One day, I forgot my generic J&J tape. I asked the front desk manager if he had any extra rolls lying around. He threw me a sample roll of some tan colored sample tape that was mailed to the gym. It was called Monkey Tape. I had never heard of it before. So, I taped up and hit the mats. To my surprise, the tape survived 2 solid hours of grindy competition training rounds. Not a single millimeter came unpeeled. Also to my surprise, the tape was nearly impossible to take off. It had bonded with itself so well that I couldn’t even find the point from which to start peeling it off. I had to resort to scissors to cut it off, and when I peeled it off, it took my knuckle hair with it. I was sold.
I hit Instagram and messaged the MonkeyTape guys to find out where I could order a box of this badass super tape. As chance would have it they were looking to pick up a couple of athletes. I became the first (or maybe second) athlete to join the MonkeyTape Mafia.
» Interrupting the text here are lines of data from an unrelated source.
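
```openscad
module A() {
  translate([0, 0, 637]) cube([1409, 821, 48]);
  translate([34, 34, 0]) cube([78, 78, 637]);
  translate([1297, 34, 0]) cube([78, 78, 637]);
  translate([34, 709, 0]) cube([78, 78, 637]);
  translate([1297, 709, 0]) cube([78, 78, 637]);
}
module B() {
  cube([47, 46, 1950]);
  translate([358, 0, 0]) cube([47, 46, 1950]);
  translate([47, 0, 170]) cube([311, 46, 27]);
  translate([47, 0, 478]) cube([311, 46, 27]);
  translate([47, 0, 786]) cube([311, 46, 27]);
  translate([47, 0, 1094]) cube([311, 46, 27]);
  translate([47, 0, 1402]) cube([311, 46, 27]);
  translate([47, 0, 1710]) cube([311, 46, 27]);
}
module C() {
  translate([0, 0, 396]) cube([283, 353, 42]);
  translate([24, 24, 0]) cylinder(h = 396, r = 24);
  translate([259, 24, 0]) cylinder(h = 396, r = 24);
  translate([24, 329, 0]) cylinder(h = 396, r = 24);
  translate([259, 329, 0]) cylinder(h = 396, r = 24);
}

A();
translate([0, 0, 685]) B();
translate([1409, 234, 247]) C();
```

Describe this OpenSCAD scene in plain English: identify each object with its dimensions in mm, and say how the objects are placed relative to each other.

A is a table with a 1409×821 mm rectangular top, 48 mm thick, top surface at z = 685 mm, supported by four 78×78 mm square legs, each inset 34 mm from the nearest pair of top edges, running from the floor.

B is a wooden ladder with two side rails of 47×46 mm section and 1950 mm height, set 405 mm apart overall. Between them run 6 rectangular rungs (46 mm deep, 27 mm thick), front faces flush with the rails' −y face. The bottom of the first rung is 170 mm above the floor and each subsequent rung is 308 mm higher than the one below.

C is a four-legged stool. The seat is 283×353 mm, 42 mm thick, top at z = 438 mm. It stands on four round legs, each 48 mm in diameter, from z = 0 to the seat underside, each leg's axis is inset half a diameter from the nearest pair of seat edges (so the leg's bounding box is flush with the corner).

The ladder is on top of the table. The stool is beside the table with their tops flush at z = 685.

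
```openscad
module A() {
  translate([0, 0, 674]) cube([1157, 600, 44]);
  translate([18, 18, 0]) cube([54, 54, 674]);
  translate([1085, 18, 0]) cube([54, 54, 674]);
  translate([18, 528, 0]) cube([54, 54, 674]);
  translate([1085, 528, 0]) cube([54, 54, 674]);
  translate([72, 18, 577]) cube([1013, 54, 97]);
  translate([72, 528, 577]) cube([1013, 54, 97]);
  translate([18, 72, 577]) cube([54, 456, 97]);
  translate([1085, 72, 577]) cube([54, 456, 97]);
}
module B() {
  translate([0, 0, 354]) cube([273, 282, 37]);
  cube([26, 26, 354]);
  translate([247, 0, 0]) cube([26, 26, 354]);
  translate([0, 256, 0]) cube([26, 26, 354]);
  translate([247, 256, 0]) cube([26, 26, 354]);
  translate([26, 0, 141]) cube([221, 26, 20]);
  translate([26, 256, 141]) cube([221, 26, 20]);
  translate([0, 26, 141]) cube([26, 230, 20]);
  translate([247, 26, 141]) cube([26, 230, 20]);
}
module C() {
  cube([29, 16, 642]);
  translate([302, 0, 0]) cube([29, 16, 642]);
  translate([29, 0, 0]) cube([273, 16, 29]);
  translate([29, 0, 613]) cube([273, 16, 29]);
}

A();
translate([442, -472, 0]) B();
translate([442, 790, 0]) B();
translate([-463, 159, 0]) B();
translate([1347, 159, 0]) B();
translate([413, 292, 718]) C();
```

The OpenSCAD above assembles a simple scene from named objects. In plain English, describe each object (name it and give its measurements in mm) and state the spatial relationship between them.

A is a rectangular dining table. The top is 1157×600×44 mm with its upper surface at z = 718 mm. It stands on four 54×54 mm square legs, each inset 18 mm from the nearest pair of top edges, running from the floor to the underside of the top. Four apron rails, 54 mm thick and 97 mm tall, run between adjacent legs with their top edges flush with the underside of the top and their outer faces flush with the legs' outer faces.

B is a four-legged stool. The seat is 273×282 mm, 37 mm thick, top at z = 391 mm. It stands on four square legs, each 26×26 mm in cross-section, from z = 0 to the seat underside, each flush with a corner of the seat. Four stretchers, 26 mm wide and 20 mm tall, connect adjacent legs with their undersides at z = 141 mm, each running between the inner faces of the legs it joins and aligned with the legs' outer faces on the other axis.

C is a rectangular picture frame lying in the x–z plane (depth along y). The opening is 273 mm wide (x) by 584 mm tall (z), surrounded by a border 29 mm wide on all four sides. The frame is 16 mm deep and is made of two full-height vertical stiles with two horizontal rails fitted between them.

Four stools sit around the table at the −y, +y, −x, +x sides. The picture frame is on top of the table, centred.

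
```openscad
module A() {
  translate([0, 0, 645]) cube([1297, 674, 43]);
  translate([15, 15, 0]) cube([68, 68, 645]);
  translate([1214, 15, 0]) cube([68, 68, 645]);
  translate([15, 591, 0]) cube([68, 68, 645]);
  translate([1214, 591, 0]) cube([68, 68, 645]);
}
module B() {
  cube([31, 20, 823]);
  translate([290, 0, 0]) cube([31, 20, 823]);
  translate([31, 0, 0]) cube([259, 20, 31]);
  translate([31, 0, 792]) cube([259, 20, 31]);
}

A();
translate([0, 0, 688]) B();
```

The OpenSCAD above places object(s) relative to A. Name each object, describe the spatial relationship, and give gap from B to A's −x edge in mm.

The picture frame's min-x is at 0; the table's min-x is 0; gap = 0 mm.

A is a table. B is a picture frame. The picture frame is on top of the table. The gap from the picture frame to the table's −x edge is 0 mm.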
Since then, the guys at MonkeyTape have made huge strides in finger tape development. They eased up on the hair-removing, industrial-strength glue so that it doesn’t feel like a finger-knuckle wax job after every training session, but the tape still bonds to itself in such a way that handlebar-finger-tassels is never an issue. Furthermore, they have developed tape roll with various width sizes so I have been able to nail down the perfect sized tape for my specific fingers.
What I appreciate the most about MonkeyTape is that it gives my fingers the extra support needed to prevent dislocation when they are being attacked by dirty-pinky-grabbing-cheaters. It also helps with grip management and keeping the fingers slightly curled to prevent finger-jams, which is unfortunately common in grappling situations. But more importantly, I appreciate the MonkeyTape Mafia Bosses who treat the athletes like family, and who actually train jiu-jitsu. They are actively contributing to the jiu-jitsu community, as opposed to sucking the blood out of it. This is something that is increasingly more difficult to find these days.